Organizing “along customers and projects” additionally anchors decisions in real-world requirements. That’s good news for engineers who value fewer abstractions and more impact.
A practice-driven growth path: from start task to customer projects
The onboarding model doubles as a growth path. The initial evaluation task is a safe, valuable way to learn the ecosystem—tools, code conventions, and ways of working. Moving through internal products toward customer engagements makes progress measurable and meaningful.
What we appreciate about this approach:
- Early responsibility: your first task matters to the roadmap.
- Staged skill building: from internal fluency to external delivery.
- Visible outcomes: once inside customer projects, your work clearly lands.
For people who enjoy ownership, the signal is clear: you’ll be trusted with real work, supported by a structure that helps you grow into full project participation.
Why Sequality.at stands out for engineers
Based solely on Larndorfer’s remarks, several reasons emerge for why this environment appeals to tech talent:
- Small, focused team: eight to nine people with short lines and fast execution.
- Mini-teams with full ownership: two or three engineers carry projects end-to-end.
- Deep, purposeful stack: Embedded Linux, C++ and Qt, complemented by HTML5/Angular for device UIs.
- Real-world challenge: increasing device complexity and connectivity, executed with efficiency front of mind.
- Onboarding that matters: an evaluation-task start and a staged move to internal products and customer work.
- Values that enable delivery: intrinsic motivation, openness, clear communication, and positive thinking.
If you want work that spans from embedded systems to web-driven device interfaces—and you like getting things done in compact teams—this is a strong fit.
Preparing as a candidate: how to signal fit
Larndorfer’s signals translate into straightforward preparation steps:
- Demonstrate intrinsic motivation: share self-initiated prototypes, evaluations, or learning projects—this mirrors the onboarding style.
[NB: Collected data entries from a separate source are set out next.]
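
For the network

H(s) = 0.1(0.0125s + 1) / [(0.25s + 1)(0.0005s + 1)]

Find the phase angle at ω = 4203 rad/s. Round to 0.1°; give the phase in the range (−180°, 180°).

At ω = 4203 rad/s:
zero (1 + j4203·0.0125) = 1 + j52.5375 → |·| ≈ 52.547, ∠ ≈ 88.91°
pole (1 + j4203·0.25) = 1 + j1050.75 → |·| ≈ 1050.8, ∠ ≈ 89.95°
pole (1 + j4203·0.0005) = 1 + j2.1015 → |·| ≈ 2.3273, ∠ ≈ 64.55°
∠H = (88.91°) − (89.95° + 64.55°) = -65.59°

-65.6°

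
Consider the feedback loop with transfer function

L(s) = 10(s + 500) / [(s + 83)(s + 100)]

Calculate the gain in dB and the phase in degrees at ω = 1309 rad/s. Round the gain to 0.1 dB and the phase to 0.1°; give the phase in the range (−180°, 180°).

At s = jω = j1309:
zero (s+500): 500 + j1309 → |·| = √(500²+1309²) = √1963481 ≈ 1401.2, ∠ = arctan(1309/500) ≈ 69.09°
pole (s+83): 83 + j1309 → |·| = √(83²+1309²) = √1720370 ≈ 1311.6, ∠ = arctan(1309/83) ≈ 86.37°
pole (s+100): 100 + j1309 → |·| = √(100²+1309²) = √1723481 ≈ 1312.8, ∠ = arctan(1309/100) ≈ 85.63°
|L| = 10 · 1401.2 / 1.7219e+06 ≈ 0.0081375
Gain = 20 log₁₀(0.0081375) ≈ -41.79 dB
∠L = 69.09° − 172.00° = -102.91°

-41.8 dB, -102.9°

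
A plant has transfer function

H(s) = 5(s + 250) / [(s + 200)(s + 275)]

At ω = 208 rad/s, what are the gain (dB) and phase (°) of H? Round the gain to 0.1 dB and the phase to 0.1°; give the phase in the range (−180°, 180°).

-35.7 dB, -43.5°

At s = jω = j208:
zero (s+250): 250 + j208 → |·| = √(250²+208²) = √105764 ≈ 325.21, ∠ = arctan(208/250) ≈ 39.76°
pole (s+200): 200 + j208 → |·| = √(200²+208²) = √83264 ≈ 288.56, ∠ = arctan(208/200) ≈ 46.12°
pole (s+275): 275 + j208 → |·| = √(275²+208²) = √118889 ≈ 344.8, ∠ = arctan(208/275) ≈ 37.10°
|H| = 5 · 325.21 / 99495 ≈ 0.016343
Gain = 20 log₁₀(0.016343) ≈ -35.73 dB
∠H = 39.76° − 83.22° = -43.46°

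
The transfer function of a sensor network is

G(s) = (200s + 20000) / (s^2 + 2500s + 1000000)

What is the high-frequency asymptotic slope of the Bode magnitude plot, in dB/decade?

Each pole contributes −20 dB/decade at high frequency; each zero contributes +20 dB/decade.
Net: 1 zero(s) − 2 pole(s) → -20 dB/decade.

-20 dB/decade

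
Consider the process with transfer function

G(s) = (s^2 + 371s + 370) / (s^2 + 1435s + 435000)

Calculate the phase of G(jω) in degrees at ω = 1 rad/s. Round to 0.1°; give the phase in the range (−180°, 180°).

45.0°

Substitute s = j1:
Numerator: (j1)^2 + 371(j1) + 370 = 369 + j371
Denominator: (j1)^2 + 1435(j1) + 435000 = 434999 + j1435
|N| = √(369² + 371²) ≈ 523.26, ∠N ≈ 45.15°
|D| = √(434999² + 1435²) ≈ 4.35e+05, ∠D ≈ 0.19°
∠G = 45.15° − 0.19° = 44.96°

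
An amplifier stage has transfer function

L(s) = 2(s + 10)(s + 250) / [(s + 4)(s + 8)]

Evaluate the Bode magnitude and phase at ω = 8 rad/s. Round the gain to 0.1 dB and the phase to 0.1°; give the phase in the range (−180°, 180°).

At s = jω = j8:
zero (s+10): 10 + j8 → |·| = √(10²+8²) = √164 ≈ 12.806, ∠ = arctan(8/10) ≈ 38.66°
zero (s+250): 250 + j8 → |·| = √(250²+8²) = √62564 ≈ 250.13, ∠ = arctan(8/250) ≈ 1.83°
pole (s+4): 4 + j8 → |·| = √(4²+8²) = √80 ≈ 8.9443, ∠ = arctan(8/4) ≈ 63.43°
pole (s+8): 8 + j8 → |·| = √(8²+8²) = √128 ≈ 11.314, ∠ = arctan(8/8) ≈ 45.00°
|L| = 2 · 3203.2 / 101.2 ≈ 63.304
Gain = 20 log₁₀(63.304) ≈ 36.03 dB
∠L = 40.49° − 108.43° = -67.94°

36.0 dB, -67.9°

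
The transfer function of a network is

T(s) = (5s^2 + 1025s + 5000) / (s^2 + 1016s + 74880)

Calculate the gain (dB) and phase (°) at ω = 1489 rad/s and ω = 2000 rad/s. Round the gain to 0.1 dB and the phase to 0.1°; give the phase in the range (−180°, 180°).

ω = 1489: 12.6 dB, 27.4°; ω = 2000: 13.2 dB, 21.5°

Substitute s = j1489:
Numerator: 5(j1489)^2 + 1025(j1489) + 5000 = -11080605 + j1526225
Denominator: (j1489)^2 + 1016(j1489) + 74880 = -2142241 + j1512824
|N| = √(11080605² + 1526225²) ≈ 1.1185e+07, ∠N ≈ 172.16°
|D| = √(2142241² + 1512824²) ≈ 2.6226e+06, ∠D ≈ 144.77°
|T| = 1.1185e+07 / 2.6226e+06 ≈ 4.2649
Gain = 20 log₁₀(4.2649) ≈ 12.60 dB
∠T = 172.16° − 144.77° = 27.39°

Substitute s = j2000:
Numerator: 5(j2000)^2 + 1025(j2000) + 5000 = -19995000 + j2050000
Denominator: (j2000)^2 + 1016(j2000) + 74880 = -3925120 + j2032000
|N| = √(19995000² + 2050000²) ≈ 2.01e+07, ∠N ≈ 174.15°
|D| = √(3925120² + 2032000²) ≈ 4.4199e+06, ∠D ≈ 152.63°
|T| = 2.01e+07 / 4.4199e+06 ≈ 4.5476
Gain = 20 log₁₀(4.5476) ≈ 13.16 dB
∠T = 174.15° − 152.63° = 21.52°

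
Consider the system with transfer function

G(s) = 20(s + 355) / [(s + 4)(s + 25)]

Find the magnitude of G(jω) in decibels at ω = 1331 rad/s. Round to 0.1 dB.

At s = jω = j1331:
zero (s+355): 355 + j1331 → |·| = √(355²+1331²) = √1897586 ≈ 1377.5, ∠ = arctan(1331/355) ≈ 75.07°
pole (s+4): 4 + j1331 → |·| = √(4²+1331²) = √1771577 ≈ 1331, ∠ = arctan(1331/4) ≈ 89.83°
pole (s+25): 25 + j1331 → |·| = √(25²+1331²) = √1772186 ≈ 1331.2, ∠ = arctan(1331/25) ≈ 88.92°
|G| = 20 · 1377.5 / 1.7718e+06 ≈ 0.015549
Gain = 20 log₁₀(0.015549) ≈ -36.17 dB

-36.2 dB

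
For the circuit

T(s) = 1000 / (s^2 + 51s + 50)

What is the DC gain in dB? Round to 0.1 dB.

26.0 dB

T(0) = 1000 / 50 = 20
20 log₁₀(20) ≈ 26.02 dB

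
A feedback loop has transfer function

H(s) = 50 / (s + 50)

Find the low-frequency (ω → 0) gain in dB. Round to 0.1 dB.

H(0) = 50 / 50 = 1
20 log₁₀(1) ≈ 0.00 dB

0.0 dB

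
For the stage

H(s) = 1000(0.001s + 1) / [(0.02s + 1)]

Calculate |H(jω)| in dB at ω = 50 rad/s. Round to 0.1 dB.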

- Make learning visible: it’s not about knowing everything; it’s about how you approach new tech and move from zero to contribution.
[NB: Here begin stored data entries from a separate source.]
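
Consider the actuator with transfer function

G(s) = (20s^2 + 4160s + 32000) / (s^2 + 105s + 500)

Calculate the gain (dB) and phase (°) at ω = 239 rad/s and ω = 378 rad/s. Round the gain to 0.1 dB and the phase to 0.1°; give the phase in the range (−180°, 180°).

ω = 239: 27.6 dB, -17.9°; ω = 378: 26.8 dB, -13.5°

Substitute s = j239:
Numerator: 20(j239)^2 + 4160(j239) + 32000 = -1110420 + j994240
Denominator: (j239)^2 + 105(j239) + 500 = -56621 + j25095
|N| = √(1110420² + 994240²) ≈ 1.4905e+06, ∠N ≈ 138.16°
|D| = √(56621² + 25095²) ≈ 61933, ∠D ≈ 156.10°
|G| = 1.4905e+06 / 61933 ≈ 24.066
Gain = 20 log₁₀(24.066) ≈ 27.63 dB
∠G = 138.16° − 156.10° = -17.94°

Substitute s = j378:
Numerator: 20(j378)^2 + 4160(j378) + 32000 = -2825680 + j1572480
Denominator: (j378)^2 + 105(j378) + 500 = -142384 + j39690
|N| = √(2825680² + 1572480²) ≈ 3.2338e+06, ∠N ≈ 150.90°
|D| = √(142384² + 39690²) ≈ 1.4781e+05, ∠D ≈ 164.42°
|G| = 3.2338e+06 / 1.4781e+05 ≈ 21.878
Gain = 20 log₁₀(21.878) ≈ 26.80 dB
∠G = 150.90° − 164.42° = -13.52°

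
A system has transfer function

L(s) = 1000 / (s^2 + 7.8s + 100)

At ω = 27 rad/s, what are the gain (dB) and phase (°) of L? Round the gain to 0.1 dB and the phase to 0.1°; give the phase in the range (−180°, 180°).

3.6 dB, -161.5°

At s = jω = j27:
quadratic: (j27)² + 7.8·j27 + 100 = -629 + j210.6 → |·| ≈ 663.32, ∠ ≈ 161.49°
|L| = 1000 / 663.32 ≈ 1.5076
Gain = 20 log₁₀(1.5076) ≈ 3.57 dB
∠L = 0.00° − 161.49° = -161.49°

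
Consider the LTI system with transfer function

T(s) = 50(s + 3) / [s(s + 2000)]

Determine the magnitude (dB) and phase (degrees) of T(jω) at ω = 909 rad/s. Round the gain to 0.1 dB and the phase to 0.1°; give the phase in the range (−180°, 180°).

-32.9 dB, -24.6°

At s = jω = j909:
zero (s+3): 3 + j909 → |·| = √(3²+909²) = √826290 ≈ 909, ∠ = arctan(909/3) ≈ 89.81°
pole (s+2000): 2000 + j909 → |·| = √(2000²+909²) = √4826281 ≈ 2196.9, ∠ = arctan(909/2000) ≈ 24.44°
pole at origin: |s| = 909, ∠ = 90.00° (in denominator)
|T| = 50 · 909 / 1.997e+06 ≈ 0.022759
Gain = 20 log₁₀(0.022759) ≈ -32.86 dB
∠T = 89.81° − 114.44° = -24.63°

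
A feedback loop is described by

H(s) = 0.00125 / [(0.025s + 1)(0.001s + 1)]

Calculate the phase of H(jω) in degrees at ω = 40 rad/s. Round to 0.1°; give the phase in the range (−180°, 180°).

At ω = 40 rad/s:
pole (1 + j40·0.025) = 1 + j1 → |·| ≈ 1.4142, ∠ ≈ 45.00°
pole (1 + j40·0.001) = 1 + j0.04 → |·| ≈ 1.0008, ∠ ≈ 2.29°
∠H = (0°) − (45.00° + 2.29°) = -47.29°

-47.3°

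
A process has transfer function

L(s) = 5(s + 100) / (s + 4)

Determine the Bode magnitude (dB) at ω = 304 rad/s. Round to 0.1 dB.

14.4 dB

At s = jω = j304:
zero (s+100): 100 + j304 → |·| = √(100²+304²) = √102416 ≈ 320.02, ∠ = arctan(304/100) ≈ 71.79°
pole (s+4): 4 + j304 → |·| = √(4²+304²) = √92432 ≈ 304.03, ∠ = arctan(304/4) ≈ 89.25°
|L| = 5 · 320.02 / 304.03 ≈ 5.263
Gain = 20 log₁₀(5.263) ≈ 14.42 dB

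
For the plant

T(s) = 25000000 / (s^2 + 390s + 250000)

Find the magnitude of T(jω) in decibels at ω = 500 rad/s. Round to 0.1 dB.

42.2 dB

At s = jω = j500:
quadratic: (j500)² + 390·j500 + 250000 = 0 + j195000 → |·| ≈ 1.95e+05, ∠ ≈ 90.00°
|T| = 25000000 / 1.95e+05 ≈ 128.21
Gain = 20 log₁₀(128.21) ≈ 42.16 dB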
- Communicate clearly: concise descriptions of your work, readable commit messages, and solid READMEs go a long way.
- Embrace the stack: show comfort or interest across Embedded Linux, C++/Qt, and HTML5/Angular.
- Think in projects: highlight experiences where a small team carried ownership and delivered along stakeholder needs.
These cues map directly to what Larndorfer emphasizes—and help you have an impact from the first task on.
Efficiency as a guiding principle
As complexity and connectivity rise, efficiency becomes a decisive factor. Larndorfer underscores this:
“Das möglichst effizient umzusetzen ist … wichtig.”
In practice, that means making pragmatic choices: what belongs in native C++/Qt on the device, what can be surfaced through a web UI, and where the clean seams to cloud or smartphone apps should be. A focused stack reduces variability—critical for mini-teams that aim to combine speed with quality.
Conclusion: A clear profile for builders who value ownership
“Stefan Larndorfer, Geschäftsführer von sequality” (Sequality.at) profiles an organization with a sharp edge: small, fast, project-centered, and technology-forward. The stack is purposefully focused—Embedded Linux, C++ and Qt, with HTML5/Angular for device UIs. Mini-teams carry full project responsibility. New hires start with a real evaluation task and move step-by-step toward customer projects. The throughline is efficiency, supported by values like intrinsic motivation, openness, clear communication, and positive thinking.
For engineers who want to own problems in compact teams and build across the embedded stack into web-based device interfaces, this is an appealing environment—lean by design, and oriented around the work that matters.